Current Fellows

Faculty Fellows for 2026-27

Kristie-Foell

Kristie A. Foell

  • Position: Associate Professor, German, World Languages and Cultures

Immigration in film: what can the US learn from the German experience?   

This project focuses on the portrayal of migrants and refugees in films from Germany; public film screenings and discussions will invite local audiences to compare their own experience. Where possible, students from my film course will be included in the discussions of three films also assigned for class. Ai Wei-wei’s Human Flow (2017), inspired primarily by the Syrian refugee crisis, gives an overview of the global scale of refugee migration. Using both highly personal and stylized documentary footage, his film allows for a discussion of both the refugee experience and the aesthetics of filmic portrayals. Fatih Akin’s Edge of Heaven (2007) foregrounds the experience of Turkish guest workers who often stayed in Germany for decades and raised families there, creating a complex web of travel and communication between the two cultures and countries. Finally, Burhan Qurbani’s Berlin, Alexanderplatz (2020) highlights both the recent phenomenon of West Africans arriving to Europe by boat, as well as persistent views of blackness in white societies. Using the German experience as a mirror for the US, this project uncovers common dynamics in both countries.

nathanhensley

Nathan Hensley

  • Position: Associate Professor, School of Earth, Environment, & Society (SEES)
Mindfulness, Narrative, and the Environmental Humanities: The Inner Development Goals as a Pathway to Collective Resilience 

This project (proposed for the spring 2027 semester) explores how mindfulness and storytelling can help cultivate place, self, and community in a time of social and ecological uncertainty. Partnering with the Black Swamp Conservancy and the BGSU Office of Health and Wellness, I will design and lead two public workshops that invite participants—students, faculty, staff, and community members—to slow down, listen, and reflect through nature-based mindfulness and creative writing. I will also engage in regular “sit spot” nature journaling exercises as part of an autoethnography of place.

Rooted in the Environmental Humanities, the project uses life writing, poetic inquiry, and the Inner Development Goals (IDGs) to explore the inner dimensions of sustainability—being, thinking, relating, collaborating, and acting. Workshop participants will meet on Conservancy-protected lands to engage in guided mindfulness sessions, short journaling and poetry activities, and shared conversation about resilience and belonging.

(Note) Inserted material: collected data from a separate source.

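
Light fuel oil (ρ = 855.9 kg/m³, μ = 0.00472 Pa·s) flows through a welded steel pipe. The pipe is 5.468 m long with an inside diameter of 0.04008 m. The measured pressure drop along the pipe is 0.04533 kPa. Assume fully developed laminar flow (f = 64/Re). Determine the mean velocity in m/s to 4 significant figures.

For laminar flow, f = 64/Re with Re = ρVD/μ, so Darcy-Weisbach reduces to ΔP = 32μLV/D². Solving for V: V = ΔP·D²/(32μL) = 45.33·(0.04008)²/(32·0.00472·5.468) = 0.08817 m/s.
Check: Re = ρVD/μ = 855.9·0.08817·0.04008/0.00472 = 640.8 < 2300, so the laminar assumption holds.

V ≈ 0.08817 m/s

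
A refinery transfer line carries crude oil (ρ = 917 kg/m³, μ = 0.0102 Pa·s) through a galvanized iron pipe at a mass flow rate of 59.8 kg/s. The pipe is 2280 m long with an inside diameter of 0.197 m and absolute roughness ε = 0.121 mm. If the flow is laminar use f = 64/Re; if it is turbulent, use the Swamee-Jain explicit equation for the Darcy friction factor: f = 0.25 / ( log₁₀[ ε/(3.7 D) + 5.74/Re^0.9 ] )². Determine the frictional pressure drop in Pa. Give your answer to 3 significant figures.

ΔP ≈ 585000 Pa

A = πD²/4 = π(0.197)²/4 = 0.03048 m²; mean velocity V = ṁ/(ρA) = 59.8/(917 · 0.03048) = 2.139 m/s.
Reynolds number Re = ρVD/μ = 917 · 2.139 · 0.197 / 0.0102 = 3.789e+04.
Re > 4000 → turbulent. Relative roughness ε/D = 0.000121/0.197 = 0.000614. Swamee-Jain: f = 0.25/(log₁₀[0.000614/3.7 + 5.74/3.789e+04^0.9])² = 0.25/(log₁₀[0.000166 + 0.000435])² = 0.25/(-3.221)² = 0.02409.
Darcy-Weisbach: ΔP = f(L/D)(ρV²/2) = 0.02409·(2280/0.197)·(917·2.139²/2) = 0.02409·1.157e+04·2099 = 5.852e+05 Pa.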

A life writing and digital humanities component extends this work beyond the workshops into an autoethnography of place. An online StoryMap will feature key reflective writing, photographs, and insights from me and the participants, creating a public archive that celebrates the links between mindfulness, story, and the living world.

By linking the humanities and community engagement, this project encourages the broader public to see sustainability not just as a scientific or policy issue, but as a shared communal practice. We will use story and contemplation as tools for connection—nurturing resilience both within ourselves and across the Black Swamp Bioregion.

pedro-p.-porb-n

Pedro P. Porbén

  • Position: Associate Professor of Spanish / World Languages and Cultures
The Cuban Speculative Fiction Digital Archive: Preservation, Public Access, and Critical Inquiry

What happens when a country’s imagined futures begin to vanish? This project confronts that question by preserving a vital but endangered part of Cuba's cultural memory: its speculative fiction. I have a personal collection of approximately 30 rare science fiction and fantasy books published exclusively in Cuba between the 1960s and 2000s. With limited print runs and no digital presence, these works are physically deteriorating and disappearing from circulation, rendering them inaccessible to the world. The Cuban Speculative Fiction Digital Archive will change that. During the fellowship, I will digitize this entire collection, creating the first open-access digital archive of its kind. This public-facing resource will ensure that these unique literary voices are not lost to time. This archive is a work of public humanities designed to serve diverse communities. It will provide invaluable primary sources for researchers, authentic cultural materials for K–12 and university educators, and a powerful connection to cultural heritage for Cuban diaspora communities worldwide. A key feature is a direct community partnership with the Independent Libraries of Cuba, which will use the archive to serve readers on the island. This project doesn't just save books; it preserves a nation's dreams and makes them accessible to all.